If you are looking for a plant that will thrive in a site with sun to partial shade and moist soil, and that features lovely flowers with interesting sword-like foliage, then Louisiana Iris is the plant for you. This tough perennial is well adapted to much of Texas, especially the acid soils and wet spring and fall condition of East Texas.
Louisiana Iris comes in a wide range of colors including blue, purple, yellow, pink, white and shades of brownish red. The flowers appear in spring on 2-3 foot stems held above the striking foliage. A single plant that is thriving in its site can form a clump 3 feet wide by 3 feet tall in two years. These clumps of green foliage add great architectural interest to the garden and will persist year round where winters are mild. They are excellent companion plants for water gardens, growing both in the water itself and on its edges.

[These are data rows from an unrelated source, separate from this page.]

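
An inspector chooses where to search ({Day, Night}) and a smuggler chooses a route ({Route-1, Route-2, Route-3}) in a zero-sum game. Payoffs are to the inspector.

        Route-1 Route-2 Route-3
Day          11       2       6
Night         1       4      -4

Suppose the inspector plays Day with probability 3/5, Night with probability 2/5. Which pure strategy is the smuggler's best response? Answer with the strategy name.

If the smuggler plays Route-1, the inspector's expected payoff is (3/5)·11 + (2/5)·1 = 7.
If the smuggler plays Route-2, the inspector's expected payoff is (3/5)·2 + (2/5)·4 = 14/5.
If the smuggler plays Route-3, the inspector's expected payoff is (3/5)·6 + (2/5)·(-4) = 2.
The smuggler minimizes the inspector's payoff; the smallest is 2, so the best response is Route-3.

Route-3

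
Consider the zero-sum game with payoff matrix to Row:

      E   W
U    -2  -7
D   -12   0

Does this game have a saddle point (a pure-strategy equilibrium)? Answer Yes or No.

Row minima: U → -7, D → -12; maximin = -7.
Column maxima: E → -2, W → 0; minimax = -2.
-7 ≠ -2, so no pure-strategy equilibrium exists.

No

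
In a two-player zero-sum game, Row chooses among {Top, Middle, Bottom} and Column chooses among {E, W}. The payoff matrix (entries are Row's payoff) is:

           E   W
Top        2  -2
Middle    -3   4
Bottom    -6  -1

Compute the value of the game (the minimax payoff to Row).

2/11

Row minima: Top → -2, Middle → -3, Bottom → -6; maximin = -2.
Column maxima: E → 2, W → 4; minimax = 2.
-2 ≠ 2, so there is no saddle point; optimal play is mixed.
Bottom is strictly dominated by Middle, so Row never plays it.
On the remaining 2×2 (Top, Middle vs E, W):
Let Row play Top with probability p. Expected payoff against E: 2p + (-3)(1−p) = 5p − 3; against W: (-2)p + 4(1−p) = −6p + 4.
Setting these equal: 5p − 3 = −6p + 4 ⇒ 11p = 7 ⇒ p = 7/11, and the value is (5)·(7/11) − 3 = 2/11.
For Column: with q = P(E), equating Top's and Middle's payoffs gives 4q − 2 = −7q + 4 ⇒ q = 6/11.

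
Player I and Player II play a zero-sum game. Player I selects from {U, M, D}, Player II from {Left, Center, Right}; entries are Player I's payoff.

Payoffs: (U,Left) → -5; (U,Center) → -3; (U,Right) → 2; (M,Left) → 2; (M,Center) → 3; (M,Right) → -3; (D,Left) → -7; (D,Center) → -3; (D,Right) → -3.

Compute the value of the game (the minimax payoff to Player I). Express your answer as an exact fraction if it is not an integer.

Row minima: U → -5, M → -3, D → -7; maximin = -3.
Column maxima: Left → 2, Center → 3, Right → 2; minimax = 2.
-3 ≠ 2, so there is no saddle point; optimal play is mixed.
Center is strictly dominated by Left (it gives Player I strictly more in every row), so Player II never plays it.
With Center eliminated, D is strictly dominated by U (U gives Player I strictly more in every remaining column), so Player I never plays it.
On the remaining 2×2 (U, M vs Left, Right):
Let Player I play U with probability p. Expected payoff against Left: (-5)p + 2(1−p) = −7p + 2; against Right: 2p + (-3)(1−p) = 5p − 3.
Setting these equal: −7p + 2 = 5p − 3 ⇒ −12p = -5 ⇒ p = 5/12, and the value is (-7)·(5/12) + 2 = -11/12.
For Player II: with q = P(Left), equating U's and M's payoffs gives −7q + 2 = 5q − 3 ⇒ q = 5/12.

-11/12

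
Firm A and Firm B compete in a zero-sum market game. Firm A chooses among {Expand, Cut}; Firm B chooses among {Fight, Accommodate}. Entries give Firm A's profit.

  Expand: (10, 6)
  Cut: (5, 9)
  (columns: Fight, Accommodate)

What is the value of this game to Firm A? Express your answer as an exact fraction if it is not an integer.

15/2

Row minima: Expand → 6, Cut → 5; maximin = 6.
Column maxima: Fight → 10, Accommodate → 9; minimax = 9.
6 ≠ 9, so there is no saddle point; optimal play is mixed.
Let Firm A play Expand with probability p. Expected payoff against Fight: 10p + 5(1−p) = 5p + 5; against Accommodate: 6p + 9(1−p) = −3p + 9.
Setting these equal: 5p + 5 = −3p + 9 ⇒ 8p = 4 ⇒ p = 1/2, and the value is (5)·(1/2) + 5 = 15/2.
For Firm B: with q = P(Fight), equating Expand's and Cut's payoffs gives 4q + 6 = −4q + 9 ⇒ q = 3/8.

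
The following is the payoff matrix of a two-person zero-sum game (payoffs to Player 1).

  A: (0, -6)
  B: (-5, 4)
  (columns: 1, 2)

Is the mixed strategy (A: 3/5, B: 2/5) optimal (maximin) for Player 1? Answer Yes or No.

Against 1 this mix gives (3/5)·0 + (2/5)·(-5) = -2.
Against 2 this mix gives (3/5)·(-6) + (2/5)·4 = -2.
All of Player 2's active replies (1, 2) yield -2, and no column does worse for Player 1. The mix makes Player 2 indifferent and guarantees -2, so it is optimal.

Yes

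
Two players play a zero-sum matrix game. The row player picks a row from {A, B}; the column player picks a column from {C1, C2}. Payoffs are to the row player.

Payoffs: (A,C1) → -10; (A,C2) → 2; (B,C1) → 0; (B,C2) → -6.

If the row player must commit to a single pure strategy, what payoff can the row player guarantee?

Row minima: A → -10, B → -6.
The best of these is -6.

-6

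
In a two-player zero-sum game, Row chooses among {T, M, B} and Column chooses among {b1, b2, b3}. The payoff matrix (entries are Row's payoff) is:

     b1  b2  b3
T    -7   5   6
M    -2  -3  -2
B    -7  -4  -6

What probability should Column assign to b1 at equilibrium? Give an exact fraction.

8/13

Row minima: T → -7, M → -3, B → -7; maximin = -3.
Column maxima: b1 → -2, b2 → 5, b3 → 6; minimax = -2.
-3 ≠ -2, so there is no saddle point; optimal play is mixed.
B is strictly dominated by M, so Row never plays it.
With B eliminated, b3 is strictly dominated by b2 (it gives Row strictly more in every remaining row), so Column never plays it.
On the remaining 2×2 (T, M vs b1, b2):
Let Row play T with probability p. Expected payoff against b1: (-7)p + (-2)(1−p) = −5p − 2; against b2: 5p + (-3)(1−p) = 8p − 3.
Setting these equal: −5p − 2 = 8p − 3 ⇒ −13p = -1 ⇒ p = 1/13, and the value is (-5)·(1/13) − 2 = -31/13.
For Column: with q = P(b1), equating T's and M's payoffs gives −12q + 5 = q − 3 ⇒ q = 8/13.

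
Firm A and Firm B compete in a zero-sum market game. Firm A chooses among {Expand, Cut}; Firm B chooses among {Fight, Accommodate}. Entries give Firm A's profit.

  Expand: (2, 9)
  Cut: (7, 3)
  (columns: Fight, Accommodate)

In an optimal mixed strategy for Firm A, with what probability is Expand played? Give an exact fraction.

4/11

Row minima: Expand → 2, Cut → 3; maximin = 3.
Column maxima: Fight → 7, Accommodate → 9; minimax = 7.
3 ≠ 7, so there is no saddle point; optimal play is mixed.
Let Firm A play Expand with probability p. Expected payoff against Fight: 2p + 7(1−p) = −5p + 7; against Accommodate: 9p + 3(1−p) = 6p + 3.
Setting these equal: −5p + 7 = 6p + 3 ⇒ −11p = -4 ⇒ p = 4/11, and the value is (-5)·(4/11) + 7 = 57/11.
For Firm B: with q = P(Fight), equating Expand's and Cut's payoffs gives −7q + 9 = 4q + 3 ⇒ q = 6/11.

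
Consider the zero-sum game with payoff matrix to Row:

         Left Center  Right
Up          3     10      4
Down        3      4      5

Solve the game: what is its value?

Row minima: Up → 3, Down → 3; maximin = 3.
Column maxima: Left → 3, Center → 10, Right → 5; minimax = 3.
Since maximin = minimax = 3, there is a saddle point and the value is 3.

3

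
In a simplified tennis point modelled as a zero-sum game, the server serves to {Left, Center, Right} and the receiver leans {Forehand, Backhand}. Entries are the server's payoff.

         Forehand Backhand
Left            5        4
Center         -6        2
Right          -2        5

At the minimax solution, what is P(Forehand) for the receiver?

1/8

Row minima: Left → 4, Center → -6, Right → -2; maximin = 4.
Column maxima: Forehand → 5, Backhand → 5; minimax = 5.
4 ≠ 5, so there is no saddle point; optimal play is mixed.
Center is strictly dominated by Left, so the server never plays it.
On the remaining 2×2 (Left, Right vs Forehand, Backhand):
Let the server play Left with probability p. Expected payoff against Forehand: 5p + (-2)(1−p) = 7p − 2; against Backhand: 4p + 5(1−p) = −p + 5.
Setting these equal: 7p − 2 = −p + 5 ⇒ 8p = 7 ⇒ p = 7/8, and the value is (7)·(7/8) − 2 = 33/8.
For the receiver: with q = P(Forehand), equating Left's and Right's payoffs gives q + 4 = −7q + 5 ⇒ q = 1/8.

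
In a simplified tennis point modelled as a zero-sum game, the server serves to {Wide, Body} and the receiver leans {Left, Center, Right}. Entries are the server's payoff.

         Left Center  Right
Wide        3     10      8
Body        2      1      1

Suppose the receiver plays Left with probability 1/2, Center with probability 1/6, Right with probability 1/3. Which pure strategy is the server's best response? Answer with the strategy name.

Wide

Expected payoff of Wide: (1/2)·3 + (1/6)·10 + (1/3)·8 = 35/6.
Expected payoff of Body: (1/2)·2 + (1/6)·1 + (1/3)·1 = 3/2.
The largest is 35/6, so the server's best response is Wide.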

Like most irises, Louisiana Iris likes to be planted shallow, with the tops of its rhizomes just above the soil level. They do best with frequent light feedings of compost tea, fish emulsion, or water soluble fertilizer. If not planted in moist soil, they should get extra watering.
Clumps of Louisiana Iris should be divided when they begin to produce fewer blooms. Dividing can be done in the summer, after blooming, or in early fall. Replant divided rhizomes with the top half above the soil line. Then enjoy these hardy perennials for years to come.